"VOX POPULI VOX DEI" Suara Rakyat adalah Suara Tuhan.

Kritik atas Rumusan Pertanggungjawaban Korporasi dalam RKUHP Oleh Prof. Andri Gunawan Wibisana

Fakultas Hukum Universitas Indonesia > Berita > Kritik atas Rumusan Pertanggungjawaban Korporasi dalam RKUHP Oleh Prof. Andri Gunawan Wibisana

Saat ini pembahasan Rancangan Kitab Undang-Undang Hukum Pidana atau RKUHP sudah memasuki tahap yang menentukan. Dari draf RKUHP itu ada beberapa ketentuan terkait pertanggungjawaban korporasi yang perlu dikritik.

Ketentuan ini jarang dibahas secara rinci, padahal mengandung persoalan konsepsi yang sangat mungkin akan menimbulkan persoalan dalam pelaksanaannya.

Tulisan ini akan fokus perumusan tindak pidana korporasi dan syarat pertanggungjawaban korporasi yang dirumuskan pada Pasal 46 dan 48 RKUHP.

Pasal 46 mendefinisikan tindak pidana korporasi sebagai ”Tindak pidana yang dilakukan oleh pengurus yang mempunyai kedudukan fungsional dalam struktur organisasi Korporasi atau orang yang berdasarkan hubungan kerja atau berdasarkan hubungan lain yang bertindak untuk dan atas nama korporasi atau bertindak demi kepentingan korporasi, dalam lingkup usaha atau kegiatan korporasi tersebut, baik secara sendiri-sendiri maupun bersama-sama”.

Sementara Pasal 48 menyatakan syarat pertanggungjawaban korporasi, yaitu bahwa tindak pidana dilakukan dalam lingkup kerja korporasi, menguntungkan korporasi, dan telah diterima sebagai kebijakan korporasi.

Definisi di atas, menurut penulis, mengabaikan satu model pertanggungjawaban yang sangat penting, yaitu pertanggungjawaban berdasarkan kesalahan korporasi (corporate fault). Untuk itu, rumusan RKUHP tentang pertanggungjawaban korporasi sangat perlu diubah.

Untuk itu, rumusan RKUHP tentang pertanggungjawaban korporasi sangat perlu diubah.

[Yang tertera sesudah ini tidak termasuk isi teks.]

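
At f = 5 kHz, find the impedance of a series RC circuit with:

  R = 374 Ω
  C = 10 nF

Step 1 — Angular frequency: ω = 2π·f = 2π·5000 = 3.142e+04 rad/s.
Step 2 — Component impedances:
  R: Z = R = 374 Ω
  C: Z = 1/(jωC) = -j/(ω·C) = 0 - j3183 Ω
Step 3 — Series combination: Z_total = R + C = 374 - j3183 Ω = 3205∠-83.3° Ω.

Z = 374 - j3183 Ω = 3205∠-83.3° Ω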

Kritik atas pertanggungjawaban derivatif

Secara teoretis, frasa ”dilakukan oleh pengurus…” pada Pasal 46 menunjukkan bahwa pertanggungjawaban yang dianut adalah berdasarkan teori identifikasi. Sementara frasa ”orang yang berdasarkan hubungan kerja…” pada pasal yang sama menunjukkan apa yang disebut pertanggungjawaban pengganti (vicarious liability).

Teori identifikasi didasarkan pada pandangan antropomorfik, yang menyamakan korporasi dengan tubuh manusia. Korporasi dianggap hanya dapat bertindak karena ada pikiran yang menggerakkan (the directing mind), yang dimiliki oleh orang-orang yang memiliki posisi tinggi di dalam korporasi, yaitu pengurus.

Karena itu, menurut teori ini, korporasi bertanggung jawab apabila tindak pidana dilakukan oleh pengurus, ”pemilik” pikiran dari korporasi. Sementara itu, berdasarkan pertanggungjawaban pengganti, korporasi bertanggung jawab atas tindak pidana dari orang-orang yang berada di bawahnya.

Kedua model pertanggungjawaban ini disebut pertanggungjawaban derivatif karena merupakan turunan dari tindak pidana yang dilakukan manusia, yaitu pengurus pada teori identifikasi dan pegawai pada pertanggungjawaban pengganti.

Jika tindak pidana oleh manusia ini sudah ditemukan, agar korporasi bertanggung jawab, terdapat syarat lain yang harus dipenuhi, yaitu tindak pidana dilakukan dalam lingkup kerja korporasi dan untuk kepentingan (menguntungkan) korporasi (Gobert, 2008).

Pertanggungjawaban derivatif ini banyak mendapat kritik. Pertama, pertanggungjawaban derivatif akan fokus hanya perbuatan manusia, tanpa melihat apa yang dilakukan korporasi.

Akibatnya, korporasi dapat bertanggung jawab atas perbuatan seorang anggotanya meskipun korporasi telah menerapkan sistem yang layak untuk pencegahan tindak pidana. Hal ini berarti pertanggungjawaban derivatif akan menghasilkan pertanggungjawaban yang terlalu luas (overinclusive).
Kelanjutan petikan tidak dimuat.